The GD algorithm is often compared to the effect of gravity on a marble placed on a valley-shaped surface like Figure 1a) below. Regardless of whether we place the marble at A or B, it will eventually roll down and end up at position C.

![momentum](./img/momentum.png)

However, if the surface has two valley bottoms as in Figure 1b), then depending on whether the ball is placed at A or B, the final position of the ball will be at C or D. Point D is a local minimum point that we do not want.

If we think more physically, still in Figure 1b), if the initial velocity of the ball at point B is large enough, when the ball rolls to point D, with momentum, the ball can continue to move up the slope to the left of D. And if we assume the initial velocity is even larger, the ball can go up the slope to point E and then roll down to C as in Figure 1c). This is exactly what we want. Readers may ask whether the ball rolling from A to C follows the momentum to roll to E and then to D. The answer is that this is less likely to happen because compared to slope DE, slope CE is much higher.

Based on this phenomenon, an algorithm was born to overcome the problem of GD's solution falling at an unwanted local minimum point.
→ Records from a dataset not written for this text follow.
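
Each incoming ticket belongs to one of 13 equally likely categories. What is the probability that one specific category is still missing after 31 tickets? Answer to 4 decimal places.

Each ticket misses the fixed category with probability (13-1)/13 = 12/13, independently.
P(still missing after 31) = (12/13)^31 = 0.08363.

0.0836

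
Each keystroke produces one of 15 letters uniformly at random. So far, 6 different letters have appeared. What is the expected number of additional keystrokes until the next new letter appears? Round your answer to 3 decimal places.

1.667

Each keystroke yields a new letter with probability (15-6)/15 = 9/15, so the wait is geometric with mean 15/9.
E = 15/9 = 1.6667.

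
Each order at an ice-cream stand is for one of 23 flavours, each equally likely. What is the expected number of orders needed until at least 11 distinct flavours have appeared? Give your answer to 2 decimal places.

With k distinct flavours already seen, the next new one arrives after an expected 23/(23-k) orders.
Sum over k = 0,...,10: E = 23/23 + 23/22 + 23/21 + ... + 23/14 + 23/13 = 14.515.

14.51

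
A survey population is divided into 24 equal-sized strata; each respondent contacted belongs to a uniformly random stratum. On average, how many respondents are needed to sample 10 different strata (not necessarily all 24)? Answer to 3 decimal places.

With k distinct strata already seen, the next new one arrives after an expected 24/(24-k) respondents.
Sum over k = 0,...,9: E = 24/24 + 24/23 + 24/22 + ... + 24/16 + 24/15 = 12.5855.

12.586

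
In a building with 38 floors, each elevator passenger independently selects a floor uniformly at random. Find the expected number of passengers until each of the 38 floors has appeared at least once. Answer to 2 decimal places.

After k distinct floors have appeared, the next passenger gives a new one with probability (38-k)/38, so the expected wait for the (k+1)-th is 38/(38-k).
E[T] = 38/38 + 38/37 + 38/36 + ... + 38/2 + 38/1 = 38·H_{38}.
H_{38} = 4.228, so E[T] = 160.660.

160.66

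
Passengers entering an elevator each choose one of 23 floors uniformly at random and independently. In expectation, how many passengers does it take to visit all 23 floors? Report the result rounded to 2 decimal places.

85.89

After k distinct floors have appeared, the next passenger gives a new one with probability (23-k)/23, so the expected wait for the (k+1)-th is 23/(23-k).
E[T] = 23/23 + 23/22 + 23/21 + ... + 23/2 + 23/1 = 23·H_{23}.
H_{23} = 3.734, so E[T] = 85.889.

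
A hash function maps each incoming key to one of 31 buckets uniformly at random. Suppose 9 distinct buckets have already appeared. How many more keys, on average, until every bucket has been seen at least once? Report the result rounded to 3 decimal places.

From k distinct to k+1 distinct takes on average 31/(31-k) keys.
Sum over k = 9,...,30: E = 31/22 + 31/21 + 31/20 + ... + 31/2 + 31/1 = 114.4152.

114.415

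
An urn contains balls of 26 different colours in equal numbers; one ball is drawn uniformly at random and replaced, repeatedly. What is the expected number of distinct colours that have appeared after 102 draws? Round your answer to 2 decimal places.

For each colour, P(seen in 102 draws) = 1 - (25/26)^102 = 0.982.
By linearity of expectation, E[distinct seen] = 26·(1 - (25/26)^102) = 25.524.

25.52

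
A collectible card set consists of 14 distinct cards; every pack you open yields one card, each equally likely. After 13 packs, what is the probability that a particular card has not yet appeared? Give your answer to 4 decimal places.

0.3816

On each pack the fixed card fails to appear with probability 13/14.
P(still missing after 13) = (13/14)^13 = 0.38159.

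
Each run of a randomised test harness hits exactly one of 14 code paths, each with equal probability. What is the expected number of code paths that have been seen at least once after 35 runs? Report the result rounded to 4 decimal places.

12.9537

For each code path, P(seen in 35 runs) = 1 - (13/14)^35 = 0.92526.
By linearity of expectation, E[distinct seen] = 14·(1 - (13/14)^35) = 12.95368.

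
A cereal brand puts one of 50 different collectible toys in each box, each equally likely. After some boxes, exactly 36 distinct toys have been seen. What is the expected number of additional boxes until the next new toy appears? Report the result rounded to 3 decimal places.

3.571

The number of boxes until the next new toy is geometric with success probability 14/50, so its mean is 50/14.
E = 50/14 = 3.5714.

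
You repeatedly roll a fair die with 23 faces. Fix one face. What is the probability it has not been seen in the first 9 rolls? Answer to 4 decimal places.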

That algorithm is called Momentum

*Then, how do we represent momentum mathematically?*

In GD, we need to calculate the change at time $t$ to update the new position of the solution (i.e the marble). If we consider this quantity as the velocity $v_t$ in physsics, the new position of the marble will be $\theta_{t + 1} = \theta_t - v_t$. 

The minus sign represents moving in the opposite direction of the derivative. Our job now is to calculate the quantity $v_t$ so that it carries both information about **the slope** (i.e. the derivative) and information about **the momentum**, i.e. the previous velocity $v_{t-1}$ (assume that the velocity at time $t = 0$ is $v_0 = 0$). In the simplest way, we can add (weighted) these two quantities together:

$$v_t = \gamma v_{t-1} + \eta \nabla J(\theta_t)$$

Where:
- $v_t$: the velocity at time $t$
- $\gamma$: the momentum parameter, usually set to 0.9
- $v_{t - 1}$: the velocity at time $t - 1$
- $\eta$: the learning rate
- $\nabla J(\theta_t)$: the gradient of the cost function at time $t$

And the update rule for the solution is:
$$\theta_{t + 1} = \theta_t - v_t$$

Small example, Consider this simple function with two local minimum points, and 1 global minimum point:

$$f(x) = x^2 + 10\sin(x)$$

Have derivative:

$$f'(x) = 2x + 10\cos(x)$$

![No Momentum](./img/no_momentum.gif)

The above animation shows the path of the experiment without using the Momentum, algorithm converged after only 5 iterations but the experiment was found to a local minimum.

![Momentum](./img/momentum.gif)

And this one shows the path of the solution when using Momentum, the ball was able to climb the slope to the area near the global minimun point, then oscillate around this point, decelerate and finally reach the goal. Although it takes more iterations, GD with Momentum gives us a more accurate solution. Observing the path of the ball in this case, we see that this is more physics-like!